There was only one solution, he realized- this Altaira was a different person than the Alexis he'd known. The chase and the unending tragedy had hardened her, changed her, and caused her to evolve into this cool, calm, badass of an escape artist. It was unnerving, and he wished that he could erase all that had happened and bring back the girl he'd known as a teenager.

"So," said Alexis once they were back in the room, after checking to make sure the windows were covered, "we need a plan."

"Plans are good," he agreed, sitting down at the one table. She ripped open a bag of Twizzlers and popped the end of one in her mouth, where it dangled like a lizard's tongue.

"This place is okay," she said, patting the wall, "but we'll have to leave soon."

"What, you think they followed us?" he asked, surprised. A Chicago apartment to a Minnesota motel seemed like a long jump, and no one had been following them on the drive up- they'd kept checking. It seemed like a safe enough place to him, but obviously she didn't agree.

"It doesn't matter, they'll track us here eventually," she explained, "and I'd like to be somewhere far, far away when that happens." This was the reason she was still alive- she kept on the move, like a shark in the water. Never pausing, never resting, every home a temporary one. "I should've left Chicago days earlier, it was dumb to stay there so long." She got a twitchy feeling when she'd been in one place for too long, and it had been working at her days before Ashley showed up.

"You want to talk about where to next?" he guessed. She bit her lip and glanced around the room, then pulled back a chair and sat at the table across from him.

No, she wrote using the hotel stationary, we probably shouldn't say it out loud.

Ashley's brow furrowed. He took the pad of paper and the pen and wrote Bugs? Beneath what she'd written. Alexis nodded.

Maybe. We can't be too safe, she wrote. I was thinking, close as we are, we should go to Canada. Leave the country.

He nodded and wrote When?

Couple days, she replied. We can stock up on food and get out of here.

"'Kay," said Ashley. The silence was buzzing in his ears, and he didn't like it. Now that they were done with proper nouns and times, he figured it was safe to speak out loud. "You're really good at this," he observed, looking at her. "All the cloak-and-dagger, running in the night."

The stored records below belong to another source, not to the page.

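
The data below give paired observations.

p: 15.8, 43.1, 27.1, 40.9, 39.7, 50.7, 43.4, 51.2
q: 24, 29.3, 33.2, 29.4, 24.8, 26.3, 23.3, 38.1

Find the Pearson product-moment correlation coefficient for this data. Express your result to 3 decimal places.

0.279

n = 8, Σp = 311.9, Σq = 228.4, Σp² = 13166.05, Σq² = 6702.32, Σpq = 9024.12
nΣpq − ΣpΣq = 72192.96 − 71237.96 = 955
nΣp² − (Σp)² = 105328.4 − 97281.61 = 8046.79; nΣq² − (Σq)² = 53618.56 − 52166.56 = 1452
r = 955 / √(8046.79 × 1452) = 955 / 3418.1777 ≈ 0.279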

"Seven years of practice," she shrugged, tearing up the first few sheets of the pad so that no one would be able to make out what they'd discussed. "You'll catch on quick enough," she assured him.

"Yeah," he said with sarcasm, doubting it.

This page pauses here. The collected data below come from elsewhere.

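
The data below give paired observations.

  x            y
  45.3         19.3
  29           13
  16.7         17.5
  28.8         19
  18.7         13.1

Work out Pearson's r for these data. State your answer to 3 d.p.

0.475

n = 5, Σx = 138.5, Σy = 81.9, Σx² = 4351.11, Σy² = 1380.35, Σxy = 2335.71
nΣxy − ΣxΣy = 11678.55 − 11343.15 = 335.4
nΣx² − (Σx)² = 21755.55 − 19182.25 = 2573.3; nΣy² − (Σy)² = 6901.75 − 6707.61 = 194.14
r = 335.4 / √(2573.3 × 194.14) = 335.4 / 706.8101 ≈ 0.475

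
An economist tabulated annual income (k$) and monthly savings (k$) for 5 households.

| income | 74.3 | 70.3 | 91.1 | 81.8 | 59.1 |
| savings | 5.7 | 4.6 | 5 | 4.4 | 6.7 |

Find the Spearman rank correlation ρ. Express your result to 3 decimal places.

-0.500

Rank income: 3, 2, 5, 4, 1
Rank savings: 4, 2, 3, 1, 5
d = rank(income) − rank(savings): -1, 0, 2, 3, -4; Σd² = 30
ρ = 1 − 6Σd² / [n(n²−1)] = 1 − 6×30 / (5×24) = 1 − 180/120 ≈ -0.500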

"Well, you'll catch on eventually," she amended with a smile. "But it's not like you're totally hopeless. You saved my life."

"At what point in all the running and screaming did I save your life?" laughed Ashley.

"You got the getaway vehicle," she said, leaning over and kissing him in a way that said both "Thank you" and "I believe in you." She stood up and crossed the room to get another breakfast Twizzler. He watched her, amazed by her ability to evade capture and live under the radar. He was beginning to wonder, though, if it was the best thing for her, if she wouldn't feel better running towards this killer instead of away from him. Sure, it was safe, but it couldn't possibly be satisfying. There was so much closure she'd never get from hiding.

The Alexis he'd known hadn't been much for vengeance- then again, she'd never had anything to get revenge for. This woman was almost entirely different from the seventeen-year-old girl he'd known, though. He couldn't be certain that revenge wasn't exactly what she needed most.